Lehistan-Litvanya Birliği Kralı Mihal Visevetski (Michał Wiśniowiecki) Ukrayna'da Kazakların aleyhinde hücuma geçip büyük bir arazi, birçok kale ellerine geçirmişti. Bunun üzerinde Osmanlılara tabi olan Zaporog ve Sarıkamış Kazakları Hetman'i Durosenko'ya destek sağlamak üzere Osmanlı ordusu Köprülü Fazıl Ahmet Paşa serdarlığında Sultan IV. Mehmet'in ve Kara Mustafa Paşa'nın katıldığı sefer başlatıldı. 5 Haziran-9 Aralık 1672 döneminde süren bu seferde Podolya üzerine gidildi ve Kamaniçe dahil birçok Kazaklardan Lehistan eline geçmiş olan şehir ve kale Osmanlılar eline geçirildi. Bu seferde Osmanlı güçleri, Lehistan Kralı Mihal Visevetski (Michał Wiśniowiecki)'nin merkez yaptığı Lemberg (Türkçesi İlbav) şehrini muhasara ettiler. Padişah IV. Mehmet şahsen bu kaleye 2 saat mesafeye kadar gitti. Bu Osmanlı başarıları Lehistan kralı ve hükûmetini şaşırttı ve Lehler Kırım Hanı aracılığı ile barış istediler.

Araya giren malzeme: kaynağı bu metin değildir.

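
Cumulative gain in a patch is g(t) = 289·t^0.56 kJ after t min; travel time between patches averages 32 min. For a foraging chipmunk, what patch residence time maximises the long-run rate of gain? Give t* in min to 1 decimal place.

Optimal t* satisfies g'(t*) = g(t*)/(T + t*).
g'(t) = 0.56·289·t^-0.44. Setting 0.56·289·t^-0.44 = 289·t^0.56/(32+t) gives 0.56(32+t) = t, so 0.44·t = 0.56×32.
t* = 0.56×32/0.44 = 40.73 min.

40.7 min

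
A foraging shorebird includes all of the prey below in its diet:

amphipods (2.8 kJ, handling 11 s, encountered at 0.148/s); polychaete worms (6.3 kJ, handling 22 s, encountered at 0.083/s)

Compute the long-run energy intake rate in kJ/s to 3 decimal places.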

Ekim 1672'de Bucaş sahrasındaki ordugahta başlayan müzakereler sonunda Osmanlı ve Lehistan devletleri arasında barışı sağlayan Bucaş Antlaşması imzalanmıştır. Türkçe ve Latince iki lisan üzerinde yazılmış olan antlaşmanın Türkçe metni Merzifonlu Kara Mustafa Paşa tarafından mühürlenip Lehistan elçisine verilmiş ve onlar da Latince metni imzalayıp Kara Mustafa Paşa'ya teslim etmişlerdir. Bu galibiyet ve Bucaş Antlaşması ile Osmanlılar Güney Ukrayna'da bulunan Kazak bölgelerinin koruyucuları haline geçmişlerdir. Podolya'da alınan topraklar ile Kamaniçe merkezli "Podolya Eyaleti" kurularak Osmanlı devletinin sınırı tarihinin en kuzey noktalarına erişmiştir ve topraklar üzerindeki Osmanlı idaresi 27 yıl 1699'a kadar sürmüştür. Ayrıca Lehistan-Litvanya Birliği yıllık vergi vermeye mecbur bırakılmışlardır.

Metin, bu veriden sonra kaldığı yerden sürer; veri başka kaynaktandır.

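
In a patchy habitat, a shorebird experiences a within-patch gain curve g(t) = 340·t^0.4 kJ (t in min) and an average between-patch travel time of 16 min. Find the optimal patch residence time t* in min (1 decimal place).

10.7 min

By the marginal value theorem, leave when the instantaneous gain rate g'(t) equals the habitat-wide average g(t)/(T + t).
g'(t) = 0.4·340·t^-0.6. Setting 0.4·340·t^-0.6 = 340·t^0.4/(16+t) gives 0.4(16+t) = t, so 0.60·t = 0.4×16.
t* = 0.4×16/0.60 = 10.67 min.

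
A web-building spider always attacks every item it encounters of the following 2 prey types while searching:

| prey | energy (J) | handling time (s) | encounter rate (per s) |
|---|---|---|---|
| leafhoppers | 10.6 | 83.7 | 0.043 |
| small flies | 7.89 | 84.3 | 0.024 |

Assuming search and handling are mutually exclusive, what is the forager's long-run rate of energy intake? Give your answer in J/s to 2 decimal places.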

1673'te Ukrayna 'da Zaporog ve Sarıkamış Kazakları Hetmanı Doroşenko Osmanlı güçleri ile birlikte olmuştu.
1674'te Ruslar Ukrayna Kazaklarına hücum etmişler ve onlara ait birkaç palanga ele geçirmişler ve Kazak Hetmanı'nın merkezi olan Çehrin (Lehçe: Czehryń ve yeni ismiyle ) kalesini sarmışlardı. Kara Mustafa Paşa serdarlığında ve Sultan IV. Mehmed'in katılması ile yeni bir Lehistan seferi için Ukrayna'ya yürüdü. Bu sefer esnasında Kırım Hanı Selim Giray hetmanı kötümek için Çehrin üzerine gönderildi. Bunu haber alan Çehrin'i kuşatan Rus generali çekildi ve Çehrin kuşatmasını kaldırdı. Kazak Hetmanı Dorsenko Osmanlı karargahına gelerek Osmanlılara bağlı Ukrayna bölgesi hükümdarı olarak kabul edildi ve kendine bir altın topuz hediye edildi.
Lehistan Kralı Mihal 1673'te öldü. 1671-1676 Osmanlı-Lehistan Savaşı'nın devam etmekte olduğu bu sırada Lehistan-Litvanya Birliği ordularının kumandanlık görevini yüklendi. Lehistan-Litvanya Birliği ordusu 11 Kasım 1673 tarihinde Hotin yakınlarındaki yapılan bir muharebede Sarı Hüseyin Paşa komutasındaki bir Osmanlı ordusu kolunu büyük bir yenilgiye uğrattı. Bu Osmanlı yenilgisi 1672'de imzalanmış olan Bucaş Antlaşması'nın koşullarını değiştirmedi. Fakat Jan Sobieski'nin ismini yaydı ve nihayet Jan Sobieski Mayıs 1674'te Avusturya'lıların gösterdiği krallık adayına karşı olarak Lehistan-Litvanya Birliği Kralı seçildi.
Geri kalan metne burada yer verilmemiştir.